Boring, wordy and not really about tarot? Well, yeah, in the sense that it's a long, complex book about so much more that the Tarot that it's like a bomb going off inside you when you start to follow where it's going. It took me several abortive attempts over half a decade to get past the first couple of chapters. But eventually I took the time to sit down and read one a night for three weeks. I'm really glad I did.
It's heady stuff, strong wine, but not deliberately intoxicating as so many "spiritual" books are. A date rape drug it's not. The anonymous author was once involved with Steiner but became a Catholic, and this is a deeply, devoutly Catholic book. It'll draw you, if you care to go, more deeply into the Christian-Hermetic tradition than anything else will, I think -- even Rene Guenon or Fulcanelli, who are not to be sniffed at themselves.

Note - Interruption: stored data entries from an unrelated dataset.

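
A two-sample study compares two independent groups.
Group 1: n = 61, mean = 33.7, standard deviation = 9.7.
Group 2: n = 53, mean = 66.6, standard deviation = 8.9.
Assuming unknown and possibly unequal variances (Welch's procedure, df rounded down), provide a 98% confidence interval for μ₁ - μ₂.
(-37.01, -28.79)

Difference: x̄₁ - x̄₂ = -32.90
SE = √(s₁²/n₁ + s₂²/n₂) = √(9.7²/61 + 8.9²/53) = 1.7427
df = 111.65 → 111 (Welch–Satterthwaite, rounded down)
t* = 2.360

CI: -32.90 ± 2.360 · 1.7427 = -32.90 ± 4.11 = (-37.01, -28.79)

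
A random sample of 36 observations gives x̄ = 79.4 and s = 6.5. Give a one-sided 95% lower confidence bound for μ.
μ ≥ 77.57

Lower bound (one-sided):
t* = 1.690 (one-sided for 95%)
Lower bound = x̄ - t* · s/√n = 79.4 - 1.690 · 6.5/√36 = 77.57

We are 95% confident that μ ≥ 77.57.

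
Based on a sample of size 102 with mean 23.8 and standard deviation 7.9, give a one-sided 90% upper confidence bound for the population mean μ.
μ ≤ 24.81

Upper bound (one-sided):
t* = 1.290 (one-sided for 90%)
Upper bound = x̄ + t* · s/√n = 23.8 + 1.290 · 7.9/√102 = 24.81

We are 90% confident that μ ≤ 24.81.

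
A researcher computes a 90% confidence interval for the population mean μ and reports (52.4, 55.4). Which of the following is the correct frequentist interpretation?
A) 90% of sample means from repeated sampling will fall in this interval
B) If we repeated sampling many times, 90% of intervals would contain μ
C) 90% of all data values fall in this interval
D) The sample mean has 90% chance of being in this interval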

"The purpose of these letters," according to the author, "will be to incarnate into this tradition, i.e. to become an organic part of it, and in this way to contribute support to it... Their aim is not only to revive the tradition in the twentieth century but also, and above all, to immerse the reader (or rather the Unknown Friend) in this current -- be it temporarily or for ever."

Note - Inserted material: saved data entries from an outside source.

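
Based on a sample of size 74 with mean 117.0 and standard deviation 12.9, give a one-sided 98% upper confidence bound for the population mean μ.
μ ≤ 120.14

Upper bound (one-sided):
t* = 2.091 (one-sided for 98%)
Upper bound = x̄ + t* · s/√n = 117.0 + 2.091 · 12.9/√74 = 120.14

We are 98% confident that μ ≤ 120.14.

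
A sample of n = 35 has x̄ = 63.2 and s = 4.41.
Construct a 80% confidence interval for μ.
(62.23, 64.17)

t-interval (σ unknown):
df = n - 1 = 34
t* = 1.307 for 80% confidence

Margin of error = t* · s/√n = 1.307 · 4.41/√35 = 0.97

CI: (62.23, 64.17)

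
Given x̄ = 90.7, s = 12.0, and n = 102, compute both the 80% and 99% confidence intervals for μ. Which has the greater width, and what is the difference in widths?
99% CI is wider by 3.17

df = 101
80% CI: t* = 1.290, (89.17, 92.23), width = 2 · t* · s/√n = 3.07
99% CI: t* = 2.625, (87.58, 93.82), width = 2 · t* · s/√n = 6.24

The 99% CI is wider by 6.24 - 3.07 = 3.17.
Higher confidence requires a wider interval.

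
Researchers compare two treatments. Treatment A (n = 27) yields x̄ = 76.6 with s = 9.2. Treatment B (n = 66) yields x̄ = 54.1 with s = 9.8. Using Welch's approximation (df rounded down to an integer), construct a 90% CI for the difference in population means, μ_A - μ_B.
(18.91, 26.09)

Difference: x̄₁ - x̄₂ = 22.50
SE = √(s₁²/n₁ + s₂²/n₂) = √(9.2²/27 + 9.8²/66) = 2.1424
df = 51.32 → 51 (Welch–Satterthwaite, rounded down)
t* = 1.675

CI: 22.50 ± 1.675 · 2.1424 = 22.50 ± 3.59 = (18.91, 26.09)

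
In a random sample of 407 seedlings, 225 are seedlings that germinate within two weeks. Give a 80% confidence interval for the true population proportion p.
(0.521, 0.584)

Proportion CI:
p̂ = 225/407 = 0.55283
SE = √(p̂(1-p̂)/n) = √(0.55283 · 0.44717 / 407) = 0.02465

z* = 1.282
Margin = z* · SE = 1.282 · 0.02465 = 0.0316

CI: 0.55283 ± 0.0316 = (0.521, 0.584)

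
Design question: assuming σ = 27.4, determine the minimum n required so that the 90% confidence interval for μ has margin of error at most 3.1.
n ≥ 212

For margin E ≤ 3.1:
n ≥ (z* · σ / E)²
n ≥ (1.645 · 27.4 / 3.1)²
n ≥ 211.40

Minimum n = 212 (rounding up)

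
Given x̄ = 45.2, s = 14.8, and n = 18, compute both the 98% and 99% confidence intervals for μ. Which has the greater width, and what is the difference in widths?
99% CI is wider by 2.31

df = 17
98% CI: t* = 2.567, (36.25, 54.15), width = 2 · t* · s/√n = 17.91
99% CI: t* = 2.898, (35.09, 55.31), width = 2 · t* · s/√n = 20.22

The 99% CI is wider by 20.22 - 17.91 = 2.31.
Higher confidence requires a wider interval.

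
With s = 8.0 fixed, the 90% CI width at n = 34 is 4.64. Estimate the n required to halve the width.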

It couldn't be less about divination or self-affirmation or transpersonal psychology. In fact, it sits far more comfortably alongside the work of such fine, authentic 20th century theologians as Henri de Lubac and von Balthasar (who wrote the preface to the German edition) or, say, Pavel Florensky than it does on the occult shelf where it's usually found. I love this book. It was worth writing and worth reading in a way that sets it apart from all but the tiniest few.